Some 115 people are missing and feared to have drowned after Libyan coast guard and local fishermen rescued 134 in a boat that capsized in the Mediterranean near Komas, east of Tripoli, according to Libyan navy officials on Thursday.
The UN refugee agency, UNHCR said earlier that some 150 people possibly drowned.
"The worst Mediterranean tragedy of this year has just occurred," UNHCR head Filippo Grandi wrote in a tweet.
The worst Mediterranean tragedy of this year has just occurred. Restoring rescue at sea, ending refugee+migrant detention in Libya, increasing safe pathways out of Libya must happen NOW, before it is too late for many more desperate people. https://t.co/XuZJpDtZfv
According to Libyan Navy spokesman Ayoub Qassem, there were 250 people aboard the wooden boat, mainly from Eritrea and other sub-Saharan African countries, as well as Arab countries.

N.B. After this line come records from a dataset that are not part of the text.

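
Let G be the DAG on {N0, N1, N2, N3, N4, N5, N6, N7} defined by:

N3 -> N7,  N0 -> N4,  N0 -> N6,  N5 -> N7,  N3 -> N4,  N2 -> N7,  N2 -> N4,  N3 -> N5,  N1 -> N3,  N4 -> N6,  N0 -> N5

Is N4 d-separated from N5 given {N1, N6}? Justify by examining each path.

6 paths connect N4 and N5; each must be blocked for d-separation to hold:
  1. N4 ← N0 → N5 — N0:fork[open] ⇒ active
  2. N4 ← N2 → N7 ← N3 → N5 — N2:fork[open]; N7:collider[blocks]; N3:fork[open] ⇒ blocked
  3. N4 ← N2 → N7 ← N5 — N2:fork[open]; N7:collider[blocks] ⇒ blocked
  4. N4 ← N3 → N5 — N3:fork[open] ⇒ active
  5. N4 ← N3 → N7 ← N5 — N3:fork[open]; N7:collider[blocks] ⇒ blocked
  6. N4 → N6 ← N0 → N5 — N6:collider[open]; N0:fork[open] ⇒ active
Since the path N4 ← N0 → N5 is active, N4 and N5 are not d-separated given {N1, N6}.

No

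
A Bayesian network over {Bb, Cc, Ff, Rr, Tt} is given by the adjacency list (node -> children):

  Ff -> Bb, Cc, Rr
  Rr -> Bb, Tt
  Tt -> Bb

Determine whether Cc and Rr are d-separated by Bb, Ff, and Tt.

3 paths connect Cc and Rr; each must be blocked for d-separation to hold:
  1. Cc ← Ff → Rr — Ff:fork[blocks] ⇒ blocked
  2. Cc ← Ff → Bb ← Rr — Ff:fork[blocks]; Bb:collider[open] ⇒ blocked
  3. Cc ← Ff → Bb ← Tt ← Rr — Ff:fork[blocks]; Bb:collider[open]; Tt:chain[blocks] ⇒ blocked
All paths are blocked; Cc ⊥ Rr | {Bb, Ff, Tt} holds.

Yes — Cc and Rr are d-separated given {Bb, Ff, Tt}.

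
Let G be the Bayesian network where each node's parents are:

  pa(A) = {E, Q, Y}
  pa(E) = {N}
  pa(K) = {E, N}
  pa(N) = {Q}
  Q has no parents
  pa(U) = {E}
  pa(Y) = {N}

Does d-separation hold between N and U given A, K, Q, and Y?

No — N and U are not d-separated given {A, K, Q, Y}.

There are 4 undirected paths between N and U; checking each against the conditioning set {A, K, Q, Y}:
  1. N ← Q → A ← E → U — Q:fork[blocks]; A:collider[open]; E:fork[open] ⇒ blocked
  2. N → E → U — E:chain[open] ⇒ active
  3. N → Y → A ← E → U — Y:chain[blocks]; A:collider[open]; E:fork[open] ⇒ blocked
  4. N → K ← E → U — K:collider[open]; E:fork[open] ⇒ active
At least one path is unblocked, so d-separation fails.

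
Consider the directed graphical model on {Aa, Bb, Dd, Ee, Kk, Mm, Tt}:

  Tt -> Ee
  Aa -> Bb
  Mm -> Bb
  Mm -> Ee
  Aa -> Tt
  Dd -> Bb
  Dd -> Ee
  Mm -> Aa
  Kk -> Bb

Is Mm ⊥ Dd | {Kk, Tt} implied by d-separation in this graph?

Yes

We examine all 6 paths between Mm and Dd:
  1. Mm → Bb ← Dd — Bb:collider[blocks] ⇒ blocked
  2. Mm → Bb ← Aa → Tt → Ee ← Dd — Bb:collider[blocks]; Aa:fork[open]; Tt:chain[blocks]; Ee:collider[blocks] ⇒ blocked
  3. Mm → Ee ← Tt ← Aa → Bb ← Dd — Ee:collider[blocks]; Tt:chain[blocks]; Aa:fork[open]; Bb:collider[blocks] ⇒ blocked
  4. Mm → Ee ← Dd — Ee:collider[blocks] ⇒ blocked
  5. Mm → Aa → Bb ← Dd — Aa:chain[open]; Bb:collider[blocks] ⇒ blocked
  6. Mm → Aa → Tt → Ee ← Dd — Aa:chain[open]; Tt:chain[blocks]; Ee:collider[blocks] ⇒ blocked
Every path is blocked, so Mm and Dd are d-separated given {Kk, Tt}.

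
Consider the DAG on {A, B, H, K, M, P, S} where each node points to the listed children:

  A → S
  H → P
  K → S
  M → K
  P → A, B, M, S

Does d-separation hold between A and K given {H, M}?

4 paths connect A and K; each must be blocked for d-separation to hold:
Path 1: A ← P → M → K
  M is a chain here and M is conditioned on, so the path is blocked at M.
Path 2: A ← P → S ← K
  S is a collider here and neither S nor any of its descendants is conditioned on, so the collider stays closed — the path is blocked at S.
Path 3: A → S ← K
  S is a collider here and neither S nor any of its descendants is conditioned on, so the collider stays closed — the path is blocked at S.
Path 4: A → S ← P → M → K
  S is a collider here and neither S nor any of its descendants is conditioned on, so the collider stays closed — the path is blocked at S.
Since every path is blocked, d-separation holds.

Yes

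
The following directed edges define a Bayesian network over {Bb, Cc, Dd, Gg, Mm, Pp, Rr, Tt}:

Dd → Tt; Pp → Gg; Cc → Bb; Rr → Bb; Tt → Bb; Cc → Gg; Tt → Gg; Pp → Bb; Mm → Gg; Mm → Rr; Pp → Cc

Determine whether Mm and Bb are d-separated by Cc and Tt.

6 paths connect Mm and Bb; each must be blocked for d-separation to hold:
Path 1: Mm → Gg ← Cc ← Pp → Bb
  Gg is a collider here and neither Gg nor any of its descendants is conditioned on, so the collider stays closed — the path is blocked at Gg.
Path 2: Mm → Gg ← Cc → Bb
  Gg is a collider here and neither Gg nor any of its descendants is conditioned on, so the collider stays closed — the path is blocked at Gg.
Path 3: Mm → Gg ← Pp → Cc → Bb
  Gg is a collider here and neither Gg nor any of its descendants is conditioned on, so the collider stays closed — the path is blocked at Gg.
Path 4: Mm → Gg ← Pp → Bb
  Gg is a collider here and neither Gg nor any of its descendants is conditioned on, so the collider stays closed — the path is blocked at Gg.
Path 5: Mm → Gg ← Tt → Bb
  Gg is a collider here and neither Gg nor any of its descendants is conditioned on, so the collider stays closed — the path is blocked at Gg.
Path 6: Mm → Rr → Bb
  Rr is a chain and Rr is not conditioned on — no node blocks this path, so it is active.
Since the path Mm → Rr → Bb is active, Mm and Bb are not d-separated given {Cc, Tt}.

No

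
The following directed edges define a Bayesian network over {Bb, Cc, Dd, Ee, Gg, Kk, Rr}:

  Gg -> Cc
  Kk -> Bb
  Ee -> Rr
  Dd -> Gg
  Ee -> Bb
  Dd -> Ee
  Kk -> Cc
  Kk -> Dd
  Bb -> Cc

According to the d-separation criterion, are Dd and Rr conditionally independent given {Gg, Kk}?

No

Enumerating the 5 paths from Dd to Rr and testing each for blocking by {Gg, Kk}:
  1. Dd → Gg → Cc ← Bb ← Ee → Rr — Gg:chain[blocks]; Cc:collider[blocks]; Bb:chain[open]; Ee:fork[open] ⇒ blocked
  2. Dd → Gg → Cc ← Kk → Bb ← Ee → Rr — Gg:chain[blocks]; Cc:collider[blocks]; Kk:fork[blocks]; Bb:collider[blocks]; Ee:fork[open] ⇒ blocked
  3. Dd ← Kk → Bb ← Ee → Rr — Kk:fork[blocks]; Bb:collider[blocks]; Ee:fork[open] ⇒ blocked
  4. Dd ← Kk → Cc ← Bb ← Ee → Rr — Kk:fork[blocks]; Cc:collider[blocks]; Bb:chain[open]; Ee:fork[open] ⇒ blocked
  5. Dd → Ee → Rr — Ee:chain[open] ⇒ active
Because an active path exists, Dd and Rr are not d-separated.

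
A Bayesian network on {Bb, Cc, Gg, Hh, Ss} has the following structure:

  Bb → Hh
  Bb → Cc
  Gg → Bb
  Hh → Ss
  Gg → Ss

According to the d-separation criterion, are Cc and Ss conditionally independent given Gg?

No — Cc and Ss are not d-separated given {Gg}.

We examine all 2 paths between Cc and Ss:
Path 1: Cc ← Bb → Hh → Ss
  Bb is a fork and Bb is not conditioned on; Hh is a chain and Hh is not conditioned on — no node blocks this path, so it is active.
Path 2: Cc ← Bb ← Gg → Ss
  Gg is a fork here and Gg is conditioned on, so the path is blocked at Gg.
Since the path Cc ← Bb → Hh → Ss is active, Cc and Ss are not d-separated given {Gg}.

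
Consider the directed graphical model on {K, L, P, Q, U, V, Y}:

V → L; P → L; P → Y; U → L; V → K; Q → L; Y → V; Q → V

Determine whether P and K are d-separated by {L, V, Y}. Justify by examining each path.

Yes

We examine all 3 paths between P and K:
Path 1: P → Y → V → K
  Y is a chain here and Y is conditioned on, so the path is blocked at Y.
Path 2: P → L ← V → K
  V is a fork here and V is conditioned on, so the path is blocked at V.
Path 3: P → L ← Q → V → K
  V is a chain here and V is conditioned on, so the path is blocked at V.
Every path is blocked, so P and K are d-separated given {L, V, Y}.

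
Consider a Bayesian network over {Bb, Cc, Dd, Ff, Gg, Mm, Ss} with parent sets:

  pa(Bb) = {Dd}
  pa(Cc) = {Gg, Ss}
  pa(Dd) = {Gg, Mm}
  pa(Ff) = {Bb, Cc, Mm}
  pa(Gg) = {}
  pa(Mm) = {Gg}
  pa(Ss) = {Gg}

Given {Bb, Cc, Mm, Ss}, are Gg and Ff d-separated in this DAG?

6 paths connect Gg and Ff; each must be blocked for d-separation to hold:
Path 1: Gg → Mm → Ff
  Mm is a chain here and Mm is conditioned on, so the path is blocked at Mm.
Path 2: Gg → Mm → Dd → Bb → Ff
  Mm is a chain here and Mm is conditioned on, so the path is blocked at Mm.
Path 3: Gg → Cc → Ff
  Cc is a chain here and Cc is conditioned on, so the path is blocked at Cc.
Path 4: Gg → Ss → Cc → Ff
  Ss is a chain here and Ss is conditioned on, so the path is blocked at Ss.
Path 5: Gg → Dd ← Mm → Ff
  Mm is a fork here and Mm is conditioned on, so the path is blocked at Mm.
Path 6: Gg → Dd → Bb → Ff
  Bb is a chain here and Bb is conditioned on, so the path is blocked at Bb.
Every path is blocked, so Gg and Ff are d-separated given {Bb, Cc, Mm, Ss}.

Yes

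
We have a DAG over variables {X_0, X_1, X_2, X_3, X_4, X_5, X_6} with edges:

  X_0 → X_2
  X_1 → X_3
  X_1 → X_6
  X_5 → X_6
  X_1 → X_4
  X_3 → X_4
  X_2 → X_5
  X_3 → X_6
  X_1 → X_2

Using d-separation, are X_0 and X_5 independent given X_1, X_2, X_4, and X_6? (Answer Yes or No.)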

People from all over the African continent and the Arab world aim for Libya in order to travel across the Mediterranean to reach Europe.

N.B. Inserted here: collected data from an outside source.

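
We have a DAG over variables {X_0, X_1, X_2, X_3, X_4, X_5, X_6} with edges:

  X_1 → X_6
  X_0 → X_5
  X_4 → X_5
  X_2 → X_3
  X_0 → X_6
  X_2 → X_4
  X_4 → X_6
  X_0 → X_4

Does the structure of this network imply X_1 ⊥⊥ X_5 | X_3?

Yes — X_1 and X_5 are d-separated given {X_3}.

Enumerating the 4 paths from X_1 to X_5 and testing each for blocking by {X_3}:
Path 1: X_1 → X_6 ← X_0 → X_5
  X_6 is a collider here and neither X_6 nor any of its descendants is conditioned on, so the collider stays closed — the path is blocked at X_6.
Path 2: X_1 → X_6 ← X_0 → X_4 → X_5
  X_6 is a collider here and neither X_6 nor any of its descendants is conditioned on, so the collider stays closed — the path is blocked at X_6.
Path 3: X_1 → X_6 ← X_4 ← X_0 → X_5
  X_6 is a collider here and neither X_6 nor any of its descendants is conditioned on, so the collider stays closed — the path is blocked at X_6.
Path 4: X_1 → X_6 ← X_4 → X_5
  X_6 is a collider here and neither X_6 nor any of its descendants is conditioned on, so the collider stays closed — the path is blocked at X_6.
Every path is blocked, so X_1 and X_5 are d-separated given {X_3}.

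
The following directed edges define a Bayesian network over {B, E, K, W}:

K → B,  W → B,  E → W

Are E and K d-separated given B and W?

Yes

There is one path between E and K:
  1. E → W → B ← K — W:chain[blocks]; B:collider[open] ⇒ blocked
All paths are blocked; E ⊥ K | {B, W} holds.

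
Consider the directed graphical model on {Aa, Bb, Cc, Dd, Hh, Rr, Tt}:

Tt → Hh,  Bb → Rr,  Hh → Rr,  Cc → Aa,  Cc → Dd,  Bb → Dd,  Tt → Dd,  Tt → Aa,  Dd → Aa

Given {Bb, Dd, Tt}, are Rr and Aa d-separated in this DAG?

Yes

Enumerating the 6 paths from Rr to Aa and testing each for blocking by {Bb, Dd, Tt}:
  1. Rr ← Bb → Dd → Aa — Bb:fork[blocks]; Dd:chain[blocks] ⇒ blocked
  2. Rr ← Bb → Dd ← Tt → Aa — Bb:fork[blocks]; Dd:collider[open]; Tt:fork[blocks] ⇒ blocked
  3. Rr ← Bb → Dd ← Cc → Aa — Bb:fork[blocks]; Dd:collider[open]; Cc:fork[open] ⇒ blocked
  4. Rr ← Hh ← Tt → Dd → Aa — Hh:chain[open]; Tt:fork[blocks]; Dd:chain[blocks] ⇒ blocked
  5. Rr ← Hh ← Tt → Dd ← Cc → Aa — Hh:chain[open]; Tt:fork[blocks]; Dd:collider[open]; Cc:fork[open] ⇒ blocked
  6. Rr ← Hh ← Tt → Aa — Hh:chain[open]; Tt:fork[blocks] ⇒ blocked
All paths are blocked; Rr ⊥ Aa | {Bb, Dd, Tt} holds.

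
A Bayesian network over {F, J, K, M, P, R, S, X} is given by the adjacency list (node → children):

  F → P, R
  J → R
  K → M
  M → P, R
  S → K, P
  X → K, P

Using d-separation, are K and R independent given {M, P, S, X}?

Yes — K and R are d-separated given {M, P, S, X}.

6 paths connect K and R; each must be blocked for d-separation to hold:
Path 1: K ← X → P ← F → R
  X is a fork here and X is conditioned on, so the path is blocked at X.
Path 2: K ← X → P ← M → R
  X is a fork here and X is conditioned on, so the path is blocked at X.
Path 3: K ← S → P ← F → R
  S is a fork here and S is conditioned on, so the path is blocked at S.
Path 4: K ← S → P ← M → R
  S is a fork here and S is conditioned on, so the path is blocked at S.
Path 5: K → M → R
  M is a chain here and M is conditioned on, so the path is blocked at M.
Path 6: K → M → P ← F → R
  M is a chain here and M is conditioned on, so the path is blocked at M.
Since every path is blocked, d-separation holds.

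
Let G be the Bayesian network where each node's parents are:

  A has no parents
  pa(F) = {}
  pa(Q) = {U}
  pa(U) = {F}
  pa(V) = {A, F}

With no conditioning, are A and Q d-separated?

The only undirected path from A to Q is:
Path 1: A → V ← F → U → Q
  V is a collider here and neither V nor any of its descendants is conditioned on, so the collider stays closed — the path is blocked at V.
Every path is blocked, so A and Q are d-separated given ∅.

Yes — A and Q are d-separated given ∅.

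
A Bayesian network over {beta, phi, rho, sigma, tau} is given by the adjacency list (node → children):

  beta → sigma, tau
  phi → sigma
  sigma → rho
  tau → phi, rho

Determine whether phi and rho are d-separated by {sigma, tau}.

Yes — phi and rho are d-separated given {sigma, tau}.

4 paths connect phi and rho; each must be blocked for d-separation to hold:
  1. phi ← tau → rho — tau:fork[blocks] ⇒ blocked
  2. phi ← tau ← beta → sigma → rho — tau:chain[blocks]; beta:fork[open]; sigma:chain[blocks] ⇒ blocked
  3. phi → sigma → rho — sigma:chain[blocks] ⇒ blocked
  4. phi → sigma ← beta → tau → rho — sigma:collider[open]; beta:fork[open]; tau:chain[blocks] ⇒ blocked
Every path is blocked, so phi and rho are d-separated given {sigma, tau}.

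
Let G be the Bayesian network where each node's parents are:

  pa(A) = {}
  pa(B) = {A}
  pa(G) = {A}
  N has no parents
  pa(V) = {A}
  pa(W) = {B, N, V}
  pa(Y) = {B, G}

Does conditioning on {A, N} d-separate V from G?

4 paths connect V and G; each must be blocked for d-separation to hold:
Path 1: V → W ← B → Y ← G
  W is a collider here and neither W nor any of its descendants is conditioned on, so the collider stays closed — the path is blocked at W.
Path 2: V → W ← B ← A → G
  W is a collider here and neither W nor any of its descendants is conditioned on, so the collider stays closed — the path is blocked at W.
Path 3: V ← A → B → Y ← G
  A is a fork here and A is conditioned on, so the path is blocked at A.
Path 4: V ← A → G
  A is a fork here and A is conditioned on, so the path is blocked at A.
Since every path is blocked, d-separation holds.

Yes — V and G are d-separated given {A, N}.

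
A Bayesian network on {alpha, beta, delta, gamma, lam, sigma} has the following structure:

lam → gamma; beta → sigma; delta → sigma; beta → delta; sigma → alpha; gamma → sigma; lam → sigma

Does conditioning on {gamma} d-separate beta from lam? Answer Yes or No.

Yes — beta and lam are d-separated given {gamma}.

There are 4 undirected paths between beta and lam; checking each against the conditioning set {gamma}:
Path 1: beta → delta → sigma ← gamma ← lam
  sigma is a collider here and neither sigma nor any of its descendants is conditioned on, so the collider stays closed — the path is blocked at sigma.
Path 2: beta → delta → sigma ← lam
  sigma is a collider here and neither sigma nor any of its descendants is conditioned on, so the collider stays closed — the path is blocked at sigma.
Path 3: beta → sigma ← gamma ← lam
  sigma is a collider here and neither sigma nor any of its descendants is conditioned on, so the collider stays closed — the path is blocked at sigma.
Path 4: beta → sigma ← lam
  sigma is a collider here and neither sigma nor any of its descendants is conditioned on, so the collider stays closed — the path is blocked at sigma.
All paths are blocked; beta ⊥ lam | {gamma} holds.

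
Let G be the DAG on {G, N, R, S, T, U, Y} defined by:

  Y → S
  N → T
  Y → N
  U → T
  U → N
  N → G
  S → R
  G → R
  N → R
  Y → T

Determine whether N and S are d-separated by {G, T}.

We examine all 5 paths between N and S:
  1. N → R ← S — R:collider[blocks] ⇒ blocked
  2. N ← Y → S — Y:fork[open] ⇒ active
  3. N ← U → T ← Y → S — U:fork[open]; T:collider[open]; Y:fork[open] ⇒ active
  4. N → T ← Y → S — T:collider[open]; Y:fork[open] ⇒ active
  5. N → G → R ← S — G:chain[blocks]; R:collider[blocks] ⇒ blocked
At least one path is unblocked, so d-separation fails.

No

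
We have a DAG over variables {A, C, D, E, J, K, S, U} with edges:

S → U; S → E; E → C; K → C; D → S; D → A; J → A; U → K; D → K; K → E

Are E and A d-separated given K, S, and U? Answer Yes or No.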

This shipwreck brings the total of drowned migrant to more than 600 this year, according to spokesman Charlie Yaxley.
"Until we address the reasons why people take these dangerous boat journeys, sadly, this is unlikely to be the last tragedy like this that we see," he said.
He added that those who were rescued will be put in dangerous migrant detention centers in Libya and called for them not to be housed there.
"We know that inside these detention centres there's insufficient food, water, often unsanitary conditions, there have been widespread reports of human rights violations taking place," he said.
One detention centre was bombed earlier in July, killing more than 50 people inside. UNHCR said it has been closed, but those who are rescued by the sea are still sent there.
Politicians in the European Union have been accused of not dealing with the situation preferring to let people die as slaves or in inhumane conditions instead of dealing with the immigration issue.
More than one million refugees and migrants came to Europe in 2015.